Researchers from North Carolina State University and IBM Research have developed a new natural language processing tool that businesses or other customers can use to ensure that software developers have a clear idea of the security policies to be incorporated into new software products.
Specifically, the research focuses on access control policies (ACPs), which are the security requirements that software developers need to bear in mind when developing new software. For example, an ACP for a university grading program needs to allow professors to give grades to students, but should not allow students to change the grades.
“These ACPs are important, but are often buried amidst a lengthy list of other requirements that customers give to developers,” says Dr. Tao Xie, an associate professor of computer science at NC State and co-author of a paper on the research. These requirements are written in “natural language,” which is the conversational language that people use when talking or corresponding via the written word.
Incomplete or inaccurate ACP requirements can crop up, for example, if the customer writing the ACP requirements makes a mistake or doesn’t have enough technical know-how to accurately describe a program’s security needs.
A second problem is that programmers may misinterpret some ACP requirements, or overlook them entirely.
In collaboration with IBM Research, Xie’s research team has developed a solution that uses a natural language processing program to extract the ACP requirements from a customer’s overall list of requirements and translate it into machine-readable language that computers can understand and enforce.
After the ACPs are extracted, they can be run through Access Control Policy Tool (ACPT) – also developed in Xie’s research team in collaboration with the National Institute of Standards and Technology (NIST) – which verifies and tests the ACPs and determines whether the ACP requirements are adequate to meet the security needs of the program.
Once the ACP requirements have been translated into machine-readable language, they can also be incorporated into a policy-enforcement “engine” in the final software product – which ensures that ACPs cannot be overlooked by programmers.
“In general, developing a program that understands natural language text is very challenging,” Xie says. “However, ACP requirements in software documents usually follow a certain style, using terms such as ‘cannot be edited’ or ‘does not have the ability to edit.’ Because ACPs tend to use such a limited number of phrases, it is much easier to develop a program that effectively translates natural language texts in this context.”

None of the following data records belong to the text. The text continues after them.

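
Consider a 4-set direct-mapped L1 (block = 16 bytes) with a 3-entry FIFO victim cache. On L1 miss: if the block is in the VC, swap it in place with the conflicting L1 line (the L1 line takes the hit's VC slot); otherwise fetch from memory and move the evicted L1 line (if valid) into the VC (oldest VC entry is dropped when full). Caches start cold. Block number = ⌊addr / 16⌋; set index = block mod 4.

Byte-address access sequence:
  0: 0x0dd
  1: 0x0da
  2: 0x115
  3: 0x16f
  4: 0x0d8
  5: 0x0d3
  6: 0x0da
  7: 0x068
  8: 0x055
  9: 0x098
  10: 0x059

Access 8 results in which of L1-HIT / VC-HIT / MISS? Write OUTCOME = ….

OUTCOME = MISS

#0 0xdd→b13/s1 MISS; vc=[]
#1 0xda→b13/s1 L1-HIT; vc=[]
#2 0x115→b17/s1 MISS; vc=[13]
#3 0x16f→b22/s2 MISS; vc=[13]
#4 0xd8→b13/s1 VC-HIT; vc=[17]
#5 0xd3→b13/s1 L1-HIT; vc=[17]
#6 0xda→b13/s1 L1-HIT; vc=[17]
#7 0x68→b6/s2 MISS; vc=[17,22]
#8 0x55→b5/s1 MISS; vc=[17,22,13]
#9 0x98→b9/s1 MISS; vc=[22,13,5]
#10 0x59→b5/s1 VC-HIT; vc=[22,13,9]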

The paper, “Automated Extraction of Security Policies from Natural-Language Software Documents,” will be presented Nov. 13 at the 2012 International Symposium on the Foundations of Software Engineering (SIGSOFT’12/FSE-20) in Cary, N.C. Lead author of the paper is Xusheng Xiao, a Ph.D. student at NC State. Co-authors include Xie, Dr. Amit Paradkar of the IBM T.J. Watson Research Center and Dr. Suresh Thummalapenta of IBM Research India. The research was supported by the National Science Foundation, the U.S. Army Research Office, NIST, and the National Security Agency Science of Security Lablet.
Note to Editors: The study abstract follows.

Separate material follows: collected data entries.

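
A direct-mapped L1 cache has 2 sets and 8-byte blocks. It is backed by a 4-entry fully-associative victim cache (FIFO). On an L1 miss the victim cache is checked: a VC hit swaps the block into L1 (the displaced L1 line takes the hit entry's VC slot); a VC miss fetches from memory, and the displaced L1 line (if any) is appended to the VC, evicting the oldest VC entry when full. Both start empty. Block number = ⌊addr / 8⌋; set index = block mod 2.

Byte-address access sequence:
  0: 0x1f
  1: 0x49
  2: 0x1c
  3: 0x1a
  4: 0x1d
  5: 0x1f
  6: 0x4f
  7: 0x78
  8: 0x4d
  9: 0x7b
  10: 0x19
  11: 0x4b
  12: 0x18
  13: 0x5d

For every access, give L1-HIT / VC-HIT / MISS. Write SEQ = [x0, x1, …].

SEQ = [MISS, MISS, VC-HIT, L1-HIT, L1-HIT, L1-HIT, VC-HIT, MISS, VC-HIT, VC-HIT, VC-HIT, VC-HIT, VC-HIT, MISS]

  [0] addr=0x1f blk=3 s=1: MISS | VC []
  [1] addr=0x49 blk=9 s=1: MISS | VC [3]
  [2] addr=0x1c blk=3 s=1: VC-HIT | VC [9]
  [3] addr=0x1a blk=3 s=1: L1-HIT | VC [9]
  [4] addr=0x1d blk=3 s=1: L1-HIT | VC [9]
  [5] addr=0x1f blk=3 s=1: L1-HIT | VC [9]
  [6] addr=0x4f blk=9 s=1: VC-HIT | VC [3]
  [7] addr=0x78 blk=15 s=1: MISS | VC [3, 9]
  [8] addr=0x4d blk=9 s=1: VC-HIT | VC [3, 15]
  [9] addr=0x7b blk=15 s=1: VC-HIT | VC [3, 9]
  [10] addr=0x19 blk=3 s=1: VC-HIT | VC [15, 9]
  [11] addr=0x4b blk=9 s=1: VC-HIT | VC [15, 3]
  [12] addr=0x18 blk=3 s=1: VC-HIT | VC [15, 9]
  [13] addr=0x5d blk=11 s=1: MISS | VC [15, 9, 3]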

“Automated Extraction of Security Policies from Natural-Language Software Documents”
Authors: Xusheng Xiao and Tao Xie, North Carolina State University; Amit Paradkar, IBM T.J. Watson Research Center; Suresh Thummalapenta, IBM Research India
Presented: SIGSOFT’12/FSE-20, Nov. 13, Cary, N.C.
Abstract: Access Control Policies (ACP) specify which principals such as users have access to which resources. Ensuring the correctness and consistency of ACPs is crucial to prevent security vulnerabilities. However, in practice, ACPs are commonly written in Natural Language (NL) and buried in large documents such as requirements documents, not amenable for automated techniques to check for correctness and consistency. It is tedious to manually extract ACPs from these NL documents and validate NL functional requirements such as use cases against ACPs for detecting inconsistencies. To address these issues, we propose an approach, called Text2Policy, to automatically extract ACPs from NL software documents and resource-access information from NL scenario-based functional requirements. We conducted three evaluations on the collected ACP sentences from publicly available sources along with use cases from both open source and proprietary projects. The results show that Text2Policy effectively identifies ACP sentences with the precision of 88.7% and the recall of 89.4%, extracts ACP rules with the accuracy of 86.3%, and extracts action steps with the accuracy of 81.9%.